En medio del revuelo diplomático que generó la captura del presidente venezolano Nicolás Maduro, una operación que marcó un antes y un después en la política exterior de Washington este año, el secretario de Estado de Estados Unidos, Marco Rubio, abrió otro frente de alta tensión con otro histórico rival, que es Cuba.
Durante una audiencia en el Senado estadounidense, Rubio afirmó que a la administración del presidente Donald Trump “le encantaría ver un cambio de régimen en Cuba”, sembrando así inquietud en La Habana y en gobiernos de la región. Pero, como suele suceder en la retórica diplomática estadounidense, el funcionario matizó que ese deseo no equivale necesariamente a una intervención directa similar a la vista en Venezuela.
Secretario Rubio sobre Cuba: ¿Cambio de régimen?

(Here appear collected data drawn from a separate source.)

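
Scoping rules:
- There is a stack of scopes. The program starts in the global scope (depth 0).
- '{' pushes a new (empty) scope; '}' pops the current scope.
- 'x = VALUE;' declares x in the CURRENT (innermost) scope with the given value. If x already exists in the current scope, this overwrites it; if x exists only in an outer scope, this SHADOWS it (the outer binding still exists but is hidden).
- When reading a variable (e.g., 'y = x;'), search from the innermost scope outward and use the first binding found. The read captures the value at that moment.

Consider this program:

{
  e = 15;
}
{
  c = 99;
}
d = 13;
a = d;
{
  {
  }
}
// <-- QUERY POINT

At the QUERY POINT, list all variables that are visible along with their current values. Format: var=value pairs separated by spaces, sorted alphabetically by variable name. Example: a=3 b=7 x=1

Step 1: enter scope (depth=1)
Step 2: declare e=15 at depth 1
Step 3: exit scope (depth=0)
Step 4: enter scope (depth=1)
Step 5: declare c=99 at depth 1
Step 6: exit scope (depth=0)
Step 7: declare d=13 at depth 0
Step 8: declare a=(read d)=13 at depth 0
Step 9: enter scope (depth=1)
Step 10: enter scope (depth=2)
Step 11: exit scope (depth=1)
Step 12: exit scope (depth=0)
Visible at query point: a=13 d=13

Answer: a=13 d=13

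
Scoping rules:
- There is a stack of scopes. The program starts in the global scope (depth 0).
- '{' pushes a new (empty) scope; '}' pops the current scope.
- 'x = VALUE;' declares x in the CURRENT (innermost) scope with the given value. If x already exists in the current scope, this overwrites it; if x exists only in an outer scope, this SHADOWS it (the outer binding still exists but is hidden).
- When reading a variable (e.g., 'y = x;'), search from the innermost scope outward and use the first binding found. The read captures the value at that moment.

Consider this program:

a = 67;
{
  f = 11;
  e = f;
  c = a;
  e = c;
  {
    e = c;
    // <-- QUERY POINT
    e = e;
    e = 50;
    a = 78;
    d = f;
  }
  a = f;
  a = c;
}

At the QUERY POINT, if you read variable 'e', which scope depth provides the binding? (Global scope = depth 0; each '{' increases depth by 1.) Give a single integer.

Step 1: declare a=67 at depth 0
Step 2: enter scope (depth=1)
Step 3: declare f=11 at depth 1
Step 4: declare e=(read f)=11 at depth 1
Step 5: declare c=(read a)=67 at depth 1
Step 6: declare e=(read c)=67 at depth 1
Step 7: enter scope (depth=2)
Step 8: declare e=(read c)=67 at depth 2
Visible at query point: a=67 c=67 e=67 f=11

Answer: 2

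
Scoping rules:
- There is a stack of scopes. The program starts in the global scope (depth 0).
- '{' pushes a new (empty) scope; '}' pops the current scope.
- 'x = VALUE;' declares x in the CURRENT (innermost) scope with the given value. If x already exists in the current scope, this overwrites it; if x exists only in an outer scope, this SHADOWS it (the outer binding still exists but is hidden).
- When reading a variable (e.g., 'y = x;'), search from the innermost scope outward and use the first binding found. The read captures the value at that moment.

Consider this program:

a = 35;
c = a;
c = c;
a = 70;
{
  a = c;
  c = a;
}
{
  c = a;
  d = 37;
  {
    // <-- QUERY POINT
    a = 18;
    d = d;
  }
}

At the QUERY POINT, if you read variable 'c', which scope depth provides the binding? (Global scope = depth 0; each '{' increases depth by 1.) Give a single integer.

Answer: 1

Derivation:
Step 1: declare a=35 at depth 0
Step 2: declare c=(read a)=35 at depth 0
Step 3: declare c=(read c)=35 at depth 0
Step 4: declare a=70 at depth 0
Step 5: enter scope (depth=1)
Step 6: declare a=(read c)=35 at depth 1
Step 7: declare c=(read a)=35 at depth 1
Step 8: exit scope (depth=0)
Step 9: enter scope (depth=1)
Step 10: declare c=(read a)=70 at depth 1
Step 11: declare d=37 at depth 1
Step 12: enter scope (depth=2)
Visible at query point: a=70 c=70 d=37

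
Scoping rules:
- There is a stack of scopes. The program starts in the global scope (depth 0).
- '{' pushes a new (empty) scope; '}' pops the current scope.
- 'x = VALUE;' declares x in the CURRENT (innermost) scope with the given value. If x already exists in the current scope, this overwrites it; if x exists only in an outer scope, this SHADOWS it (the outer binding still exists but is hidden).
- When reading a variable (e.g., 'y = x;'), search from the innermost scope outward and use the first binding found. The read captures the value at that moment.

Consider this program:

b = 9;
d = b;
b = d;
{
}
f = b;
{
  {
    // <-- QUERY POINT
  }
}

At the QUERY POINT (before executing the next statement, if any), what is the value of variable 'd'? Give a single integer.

Step 1: declare b=9 at depth 0
Step 2: declare d=(read b)=9 at depth 0
Step 3: declare b=(read d)=9 at depth 0
Step 4: enter scope (depth=1)
Step 5: exit scope (depth=0)
Step 6: declare f=(read b)=9 at depth 0
Step 7: enter scope (depth=1)
Step 8: enter scope (depth=2)
Visible at query point: b=9 d=9 f=9

Answer: 9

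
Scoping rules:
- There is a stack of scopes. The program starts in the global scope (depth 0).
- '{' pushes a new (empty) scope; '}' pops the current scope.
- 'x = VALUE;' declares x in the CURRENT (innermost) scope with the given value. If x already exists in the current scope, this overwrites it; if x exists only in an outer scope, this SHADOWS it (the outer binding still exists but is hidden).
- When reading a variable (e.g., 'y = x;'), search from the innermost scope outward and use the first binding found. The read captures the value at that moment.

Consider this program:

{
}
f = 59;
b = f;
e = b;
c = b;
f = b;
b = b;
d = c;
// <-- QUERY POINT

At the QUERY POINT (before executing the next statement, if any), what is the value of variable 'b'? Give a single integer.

Step 1: enter scope (depth=1)
Step 2: exit scope (depth=0)
Step 3: declare f=59 at depth 0
Step 4: declare b=(read f)=59 at depth 0
Step 5: declare e=(read b)=59 at depth 0
Step 6: declare c=(read b)=59 at depth 0
Step 7: declare f=(read b)=59 at depth 0
Step 8: declare b=(read b)=59 at depth 0
Step 9: declare d=(read c)=59 at depth 0
Visible at query point: b=59 c=59 d=59 e=59 f=59

Answer: 59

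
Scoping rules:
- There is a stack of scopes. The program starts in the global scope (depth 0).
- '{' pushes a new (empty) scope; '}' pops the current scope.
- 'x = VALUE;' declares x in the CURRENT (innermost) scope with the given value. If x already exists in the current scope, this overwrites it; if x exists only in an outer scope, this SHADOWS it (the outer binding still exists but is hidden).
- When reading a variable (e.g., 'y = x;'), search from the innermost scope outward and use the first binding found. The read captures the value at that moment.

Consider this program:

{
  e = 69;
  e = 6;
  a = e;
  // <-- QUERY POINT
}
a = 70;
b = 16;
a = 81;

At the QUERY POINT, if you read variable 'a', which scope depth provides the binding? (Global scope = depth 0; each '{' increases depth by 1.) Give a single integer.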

Creo que nos gustaría ver ese cambio de régimen... No cabe duda de que sería de gran beneficio para Estados Unidos que Cuba dejara de ser gobernada por un régimen autocrático. pic.twitter.com/CiKUfVlof8
— USA en Español (@USAenEspanol) January 29, 2026
El país latino para el que USA propone cambio de gobierno
“La intención de Estados Unidos es que Cuba deje de estar gobernada por un régimen autocrático”, declaró Rubio ante los legisladores, aunque insistió en que ver un cambio no significa que Washington vaya a provocarlo. Este matiz, más que una suavización, parece una táctica calculada para mantener presión política sin cruzar aún la línea que implicaría confrontación militar abierta.
La declaración llega en un contexto complejo: desde la caída de Maduro, Cuba ha perdido un aliado clave y enfrenta una profunda crisis económica, agravada por la interrupción de subsidios energéticos que venía recibiendo de Caracas. Las autoridades cubanas han rechazado las insinuaciones de injerencia extranjera y reafirmado su soberanía, aunque el clima de confrontación verbal con Washington no se veía tan intenso desde hace décadas.
Rubio, hijo de inmigrantes cubanos, se ha consolidado como una de las voces más duras dentro del gobierno estadounidense respecto a los regímenes autoritarios de la región. Su intervención ante el Senado no solo reafirma el giro estratégico de Estados Unidos hacia una postura más proactiva, sino que también coloca a La Habana, sin ser nombrada oficialmente como objetivo militar, en el centro de un debate cargado de implicaciones geopolíticas y económicas.
Analistas regionales advierten que este tipo de pronunciamientos podrían intensificar la confrontación entre ambos países, alterar las dinámicas migratorias y tensionar aún más los lazos diplomáticos en América Latina, donde la memoria histórica de intervenciones externas sigue siendo un factor sensible en la percepción pública.
En este escenario, Cuba, empujada por múltiples crisis internas y los efectos colaterales de la estrategia estadounidense en Venezuela, se perfila como el próximo tablero interpretativo de la política exterior de Washington, no necesariamente un teatro de guerra, pero sí un espacio donde se juega buena parte de la narrativa regional sobre cambios de gobierno y poder en el hemisferio.